Sec. 2. Export Promotion Cabinet. There is established an Export Promotion Cabinet to develop and coordinate the implementation of the NEI. The Export Promotion Cabinet shall consist of:
(a) the Secretary of State;
(b) the Secretary of the Treasury;
(c) the Secretary of Agriculture;
(d) the Secretary of Commerce;
(e) the Secretary of Labor;
(f) the Director of the Office of Management and Budget;
(g) the United States Trade Representative;
(h) the Assistant to the President for Economic Policy;
(i) the National Security Advisor;
(j) the Chair of the Council of Economic Advisers;
(k) the President of the Export-Import Bank of the United States;
(l) the Administrator of the Small Business Administration;
(m) the President of the Overseas Private Investment Corporation;
(n) the Director of the United States Trade and Development Agency; and
(o) the heads of other executive branch departments, agencies, and offices as the President may, from time to time, designate.
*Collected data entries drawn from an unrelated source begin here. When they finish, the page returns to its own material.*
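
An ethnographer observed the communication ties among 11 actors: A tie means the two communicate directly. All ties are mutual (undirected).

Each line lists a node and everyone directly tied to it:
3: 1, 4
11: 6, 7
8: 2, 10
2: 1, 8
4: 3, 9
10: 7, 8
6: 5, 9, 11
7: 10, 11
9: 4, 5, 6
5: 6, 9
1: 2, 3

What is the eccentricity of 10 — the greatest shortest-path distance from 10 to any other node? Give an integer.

5

Distances from 10: 1:3, 2:2, 3:4, 4:5, 5:4, 6:3, 7:1, 8:1, 9:4, 11:2.
The largest is 5 (to 4), so the eccentricity of 10 is 5.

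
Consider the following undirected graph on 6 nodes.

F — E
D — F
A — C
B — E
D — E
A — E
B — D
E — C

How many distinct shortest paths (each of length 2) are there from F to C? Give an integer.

The shortest distance is 2, and the only length-2 path is F–E–C. So there is exactly 1 shortest path.

1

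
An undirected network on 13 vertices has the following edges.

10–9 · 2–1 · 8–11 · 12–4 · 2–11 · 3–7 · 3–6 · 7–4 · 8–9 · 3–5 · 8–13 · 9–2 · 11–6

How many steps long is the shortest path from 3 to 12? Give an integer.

3

One shortest route is 3 – 7 – 4 – 12, which uses 3 edges, and at distance 2 from 3 we only reach {4, 11}, which does not include 12. So d(3,12) = 3.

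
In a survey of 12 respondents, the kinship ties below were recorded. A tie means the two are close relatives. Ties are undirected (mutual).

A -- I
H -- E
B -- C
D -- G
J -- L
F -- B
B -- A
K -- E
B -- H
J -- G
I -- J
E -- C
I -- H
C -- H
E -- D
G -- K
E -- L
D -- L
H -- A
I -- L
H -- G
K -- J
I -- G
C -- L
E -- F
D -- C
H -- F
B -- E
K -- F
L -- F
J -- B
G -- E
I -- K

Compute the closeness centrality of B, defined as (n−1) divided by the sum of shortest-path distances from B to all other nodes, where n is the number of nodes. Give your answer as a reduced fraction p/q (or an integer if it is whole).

11/16

Distances from B: A:1, C:1, D:2, E:1, F:1, G:2, H:1, I:2, J:1, K:2, L:2. Sum = 16.
n = 12, so closeness = 11/16.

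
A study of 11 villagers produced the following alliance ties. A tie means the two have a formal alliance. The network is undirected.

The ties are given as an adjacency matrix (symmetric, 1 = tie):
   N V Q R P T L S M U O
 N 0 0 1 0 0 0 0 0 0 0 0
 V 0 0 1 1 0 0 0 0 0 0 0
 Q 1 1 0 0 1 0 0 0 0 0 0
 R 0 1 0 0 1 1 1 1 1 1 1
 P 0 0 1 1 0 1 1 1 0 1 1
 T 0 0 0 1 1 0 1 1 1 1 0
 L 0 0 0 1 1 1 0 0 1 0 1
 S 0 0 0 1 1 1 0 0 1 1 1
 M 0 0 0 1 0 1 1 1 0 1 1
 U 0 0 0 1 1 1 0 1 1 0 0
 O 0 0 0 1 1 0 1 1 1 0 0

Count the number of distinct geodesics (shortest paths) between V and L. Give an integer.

The shortest distance is 2, and the only length-2 path is V–R–L. So there is exactly 1 shortest path.

1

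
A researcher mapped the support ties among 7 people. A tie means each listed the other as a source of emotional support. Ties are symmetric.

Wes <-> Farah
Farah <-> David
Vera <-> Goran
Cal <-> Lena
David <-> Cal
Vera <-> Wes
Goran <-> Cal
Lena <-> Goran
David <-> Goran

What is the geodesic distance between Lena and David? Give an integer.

2

One shortest route is Lena – Cal – David, which uses 2 edges, and Lena and David are not directly tied, so nothing shorter exists. So d(Lena,David) = 2.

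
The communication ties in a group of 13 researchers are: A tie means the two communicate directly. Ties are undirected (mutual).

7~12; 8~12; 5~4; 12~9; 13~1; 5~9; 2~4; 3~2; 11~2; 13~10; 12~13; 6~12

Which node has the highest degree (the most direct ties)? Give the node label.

Degrees — 1:1, 2:3, 3:1, 4:2, 5:2, 6:1, 7:1, 8:1, 9:2, 10:1, 11:1, 12:5, 13:3.
The maximum is 5, attained only by 12.

12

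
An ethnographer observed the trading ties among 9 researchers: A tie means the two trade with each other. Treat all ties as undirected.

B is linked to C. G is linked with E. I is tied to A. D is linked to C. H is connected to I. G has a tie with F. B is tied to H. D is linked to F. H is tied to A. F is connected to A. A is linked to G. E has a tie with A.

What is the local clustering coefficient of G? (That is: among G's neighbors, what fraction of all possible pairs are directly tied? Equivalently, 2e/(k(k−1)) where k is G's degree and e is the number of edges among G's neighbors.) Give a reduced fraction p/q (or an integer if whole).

G's neighbors: A, E, and F (k = 3).
Possible neighbor pairs: C(3,2) = 3. Edges among them: A–E, A–F → e = 2.
Clustering(G) = 2/3.

2/3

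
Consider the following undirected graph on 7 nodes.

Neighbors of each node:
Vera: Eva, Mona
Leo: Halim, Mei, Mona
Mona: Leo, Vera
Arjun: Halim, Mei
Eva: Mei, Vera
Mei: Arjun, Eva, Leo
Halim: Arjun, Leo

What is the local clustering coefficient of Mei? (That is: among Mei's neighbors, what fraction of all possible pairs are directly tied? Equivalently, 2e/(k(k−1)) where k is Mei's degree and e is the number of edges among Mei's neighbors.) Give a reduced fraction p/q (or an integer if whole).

0

Mei's neighbors: Arjun, Eva, and Leo (k = 3).
Possible neighbor pairs: C(3,2) = 3. Edges among them: none → e = 0.
Clustering(Mei) = 0/3 = 0.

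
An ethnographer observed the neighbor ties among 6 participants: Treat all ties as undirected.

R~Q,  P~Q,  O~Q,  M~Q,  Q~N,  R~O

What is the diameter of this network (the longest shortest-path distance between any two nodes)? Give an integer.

Eccentricity of each node (its greatest distance to any other): M:2, N:2, O:2, P:2, Q:1, R:2.
The maximum eccentricity is 2, realized for instance by the pair R–M via R – Q – M. So the diameter is 2.

2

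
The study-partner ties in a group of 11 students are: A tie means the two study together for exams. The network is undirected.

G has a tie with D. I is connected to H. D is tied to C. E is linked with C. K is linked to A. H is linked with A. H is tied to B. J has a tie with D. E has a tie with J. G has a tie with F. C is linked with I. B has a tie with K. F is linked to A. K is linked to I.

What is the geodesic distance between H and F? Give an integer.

2

One shortest route is H – A – F, which uses 2 edges, and H and F are not directly tied, so nothing shorter exists. So d(H,F) = 2.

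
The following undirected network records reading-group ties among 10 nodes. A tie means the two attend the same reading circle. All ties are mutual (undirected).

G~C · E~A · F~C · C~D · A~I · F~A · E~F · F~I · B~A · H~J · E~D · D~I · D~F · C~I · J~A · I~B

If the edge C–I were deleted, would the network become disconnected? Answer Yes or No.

No

Even without that edge, C still reaches I via C – F – I, so the network stays connected. Not a bridge.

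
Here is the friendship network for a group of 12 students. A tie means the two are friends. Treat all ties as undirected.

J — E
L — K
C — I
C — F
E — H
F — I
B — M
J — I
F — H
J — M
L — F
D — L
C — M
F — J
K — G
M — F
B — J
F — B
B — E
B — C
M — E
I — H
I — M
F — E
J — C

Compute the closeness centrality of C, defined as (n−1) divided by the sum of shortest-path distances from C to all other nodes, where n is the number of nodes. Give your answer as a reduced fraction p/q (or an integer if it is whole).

Distances from C: B:1, D:3, E:2, F:1, G:4, H:2, I:1, J:1, K:3, L:2, M:1. Sum = 21.
n = 12, so closeness = 11/21.

11/21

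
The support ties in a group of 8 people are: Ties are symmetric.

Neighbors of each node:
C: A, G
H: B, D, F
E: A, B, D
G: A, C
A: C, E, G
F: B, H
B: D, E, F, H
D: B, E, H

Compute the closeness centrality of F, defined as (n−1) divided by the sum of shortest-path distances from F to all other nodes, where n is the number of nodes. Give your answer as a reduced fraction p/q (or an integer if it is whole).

Distances from F: A:3, B:1, C:4, D:2, E:2, G:4, H:1. Sum = 17.
n = 8, so closeness = 7/17.

7/17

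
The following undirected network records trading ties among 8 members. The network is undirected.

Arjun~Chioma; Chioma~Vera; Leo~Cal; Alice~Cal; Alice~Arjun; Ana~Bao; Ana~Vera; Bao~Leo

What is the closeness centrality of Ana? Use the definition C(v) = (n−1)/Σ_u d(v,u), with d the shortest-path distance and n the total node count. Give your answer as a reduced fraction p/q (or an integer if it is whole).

7/16

Distances from Ana: Alice:4, Arjun:3, Bao:1, Cal:3, Chioma:2, Leo:2, Vera:1. Sum = 16.
n = 8, so closeness = 7/16.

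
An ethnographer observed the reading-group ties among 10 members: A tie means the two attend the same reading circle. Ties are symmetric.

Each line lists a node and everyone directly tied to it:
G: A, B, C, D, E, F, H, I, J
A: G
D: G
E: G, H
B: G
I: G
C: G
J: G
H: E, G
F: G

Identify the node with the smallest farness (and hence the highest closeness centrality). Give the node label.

G

Farness (sum of distances to all others) for each node — A:17, B:17, C:17, D:17, E:16, F:17, G:9, H:16, I:17, J:17.
The smallest farness is 9, for G, so G has the highest closeness.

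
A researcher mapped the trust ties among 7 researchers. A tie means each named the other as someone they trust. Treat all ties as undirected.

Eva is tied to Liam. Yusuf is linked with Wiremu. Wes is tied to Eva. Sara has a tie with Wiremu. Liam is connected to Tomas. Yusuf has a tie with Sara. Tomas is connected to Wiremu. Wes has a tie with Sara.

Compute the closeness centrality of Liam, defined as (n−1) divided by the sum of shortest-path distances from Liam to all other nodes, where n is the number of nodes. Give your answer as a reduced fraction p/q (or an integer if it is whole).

Distances from Liam: Eva:1, Sara:3, Tomas:1, Wes:2, Wiremu:2, Yusuf:3. Sum = 12.
n = 7, so closeness = 6/12 = 1/2.

1/2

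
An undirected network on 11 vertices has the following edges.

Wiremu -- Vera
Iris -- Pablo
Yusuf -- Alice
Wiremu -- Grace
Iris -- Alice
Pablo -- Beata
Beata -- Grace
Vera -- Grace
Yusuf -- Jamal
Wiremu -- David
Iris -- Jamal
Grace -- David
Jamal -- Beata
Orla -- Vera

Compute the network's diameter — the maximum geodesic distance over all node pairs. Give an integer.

Eccentricity of each node (its greatest distance to any other): Alice:6, Beata:3, David:5, Grace:4, Iris:5, Jamal:4, Orla:6, Pablo:4, Vera:5, Wiremu:5, Yusuf:5.
The maximum eccentricity is 6, realized for instance by the pair Orla–Alice via Orla – Vera – Grace – Beata – Jamal – Iris – Alice. So the diameter is 6.

6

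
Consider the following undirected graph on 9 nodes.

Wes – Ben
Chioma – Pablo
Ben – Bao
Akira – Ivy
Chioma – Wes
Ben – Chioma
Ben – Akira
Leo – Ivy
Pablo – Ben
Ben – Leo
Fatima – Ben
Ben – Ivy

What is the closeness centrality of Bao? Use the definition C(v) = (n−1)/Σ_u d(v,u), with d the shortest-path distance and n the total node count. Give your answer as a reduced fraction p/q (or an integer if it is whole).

8/15

Distances from Bao: Akira:2, Ben:1, Chioma:2, Fatima:2, Ivy:2, Leo:2, Pablo:2, Wes:2. Sum = 15.
n = 9, so closeness = 8/15.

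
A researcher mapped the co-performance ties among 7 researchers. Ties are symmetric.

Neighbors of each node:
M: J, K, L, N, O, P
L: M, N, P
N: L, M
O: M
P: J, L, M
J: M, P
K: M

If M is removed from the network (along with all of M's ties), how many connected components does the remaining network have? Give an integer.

3

Without M, the remaining ties split the others into: {K}; {J, L, N, P}; {O}.
That's 3 separate components.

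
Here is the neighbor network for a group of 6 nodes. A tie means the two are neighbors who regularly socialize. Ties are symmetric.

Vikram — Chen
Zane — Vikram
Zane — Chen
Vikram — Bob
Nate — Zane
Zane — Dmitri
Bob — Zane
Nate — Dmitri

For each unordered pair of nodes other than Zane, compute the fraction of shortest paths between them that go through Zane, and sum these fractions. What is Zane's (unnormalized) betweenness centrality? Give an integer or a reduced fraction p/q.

13/2

Pairs whose geodesics pass through Zane — Vikram–Dmitri: 1; Vikram–Nate: 1; Dmitri–Bob: 1; Dmitri–Chen: 1; Bob–Chen: 1/2; Bob–Nate: 1; Chen–Nate: 1.
All other pairs contribute 0.
Summing the contributions gives betweenness(Zane) = 13/2.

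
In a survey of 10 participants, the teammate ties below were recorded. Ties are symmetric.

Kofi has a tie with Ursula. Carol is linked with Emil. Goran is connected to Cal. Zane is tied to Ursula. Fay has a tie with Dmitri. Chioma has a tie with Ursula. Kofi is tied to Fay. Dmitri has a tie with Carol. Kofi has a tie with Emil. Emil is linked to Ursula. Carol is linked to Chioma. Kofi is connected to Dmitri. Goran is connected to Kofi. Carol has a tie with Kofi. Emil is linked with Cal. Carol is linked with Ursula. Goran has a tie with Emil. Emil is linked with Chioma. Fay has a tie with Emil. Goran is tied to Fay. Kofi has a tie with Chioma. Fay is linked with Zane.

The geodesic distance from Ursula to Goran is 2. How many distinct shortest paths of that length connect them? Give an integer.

2

The shortest distance is 2. The length-2 paths are: Ursula–Kofi–Goran; Ursula–Emil–Goran.
That gives 2 distinct shortest paths.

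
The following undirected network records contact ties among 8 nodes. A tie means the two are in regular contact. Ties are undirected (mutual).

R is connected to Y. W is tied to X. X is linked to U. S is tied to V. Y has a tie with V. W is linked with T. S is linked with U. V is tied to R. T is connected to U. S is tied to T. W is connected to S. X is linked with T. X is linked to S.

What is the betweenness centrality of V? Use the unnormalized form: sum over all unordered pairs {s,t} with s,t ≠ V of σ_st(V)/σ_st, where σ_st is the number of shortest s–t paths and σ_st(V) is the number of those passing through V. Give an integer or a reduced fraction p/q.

Pairs whose geodesics pass through V — R–X: 1; R–S: 1; R–W: 1; R–U: 1; R–T: 1; Y–X: 1; Y–S: 1; Y–W: 1; Y–U: 1; Y–T: 1.
All other pairs contribute 0.
Summing the contributions gives betweenness(V) = 10.

10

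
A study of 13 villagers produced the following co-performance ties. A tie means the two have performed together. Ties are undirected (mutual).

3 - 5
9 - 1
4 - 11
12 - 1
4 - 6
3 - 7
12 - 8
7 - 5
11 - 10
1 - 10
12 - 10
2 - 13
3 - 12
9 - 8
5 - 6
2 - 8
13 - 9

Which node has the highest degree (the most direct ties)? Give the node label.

Degrees — 1:3, 2:2, 3:3, 4:2, 5:3, 6:2, 7:2, 8:3, 9:3, 10:3, 11:2, 12:4, 13:2.
The maximum is 4, attained only by 12.

12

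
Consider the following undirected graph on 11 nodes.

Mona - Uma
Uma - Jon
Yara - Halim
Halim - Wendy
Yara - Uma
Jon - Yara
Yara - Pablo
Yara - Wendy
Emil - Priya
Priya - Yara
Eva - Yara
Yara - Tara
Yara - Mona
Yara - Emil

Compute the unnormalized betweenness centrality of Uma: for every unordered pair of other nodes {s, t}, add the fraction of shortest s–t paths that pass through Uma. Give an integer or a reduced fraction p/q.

1/2

Pairs whose geodesics pass through Uma — Mona–Jon: 1/2.
All other pairs contribute 0.
Summing the contributions gives betweenness(Uma) = 1/2.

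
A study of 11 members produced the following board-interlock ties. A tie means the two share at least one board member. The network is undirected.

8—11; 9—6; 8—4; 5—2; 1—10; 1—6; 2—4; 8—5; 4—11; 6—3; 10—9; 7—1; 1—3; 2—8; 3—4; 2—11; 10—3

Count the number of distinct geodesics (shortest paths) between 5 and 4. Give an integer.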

from Executive Order 13534And let's be honest. People are people and range in ability from below to above average. Some of the folks I've encountered who support the NEI fall on the former end of the continuum. But honestly, as a whole, they are one of the few entrepreneurial groups that you will encounter in government. There are some good folks. (But when those good folks are not allowed to travel from their city offices to visit with potential exporters in the suburbs because mileage reimbursements are suspended, even the good ones can't make a difference.)
And in fact, even the best can only provide links, pamphlets, anecdotal encouragement and email introductions. They are business enablers - they can't actually grow a companies business for them.
That "someone" by your sideThat's the secret sauce. Global business development is part science and part art. David Ickert is right. But how do companies find 'someone'?
- First, the governemnt won't/can't provide it, just as they don't run your payroll for you, manage your sales force or count your inventory.
- Second, it can be internal, contracted externally, or a hybrid.
- Third, high school (or even university) Spanish classes, a passport or a couple trips don't fit the bill
- If you skip this step you will probably fail, and at least squander the opportunity cost of lost sales during and extended ramp up and make costly, avoidable errors
So maybe the GAO is right. Maybe the NEI is poorly executed. Let others argue about that - you should concentrate on growing your business, realizing the manifold benefits of global diversification, and leverage the government programs that are worthwhile.
And maximize the effort by having the right "person by your side."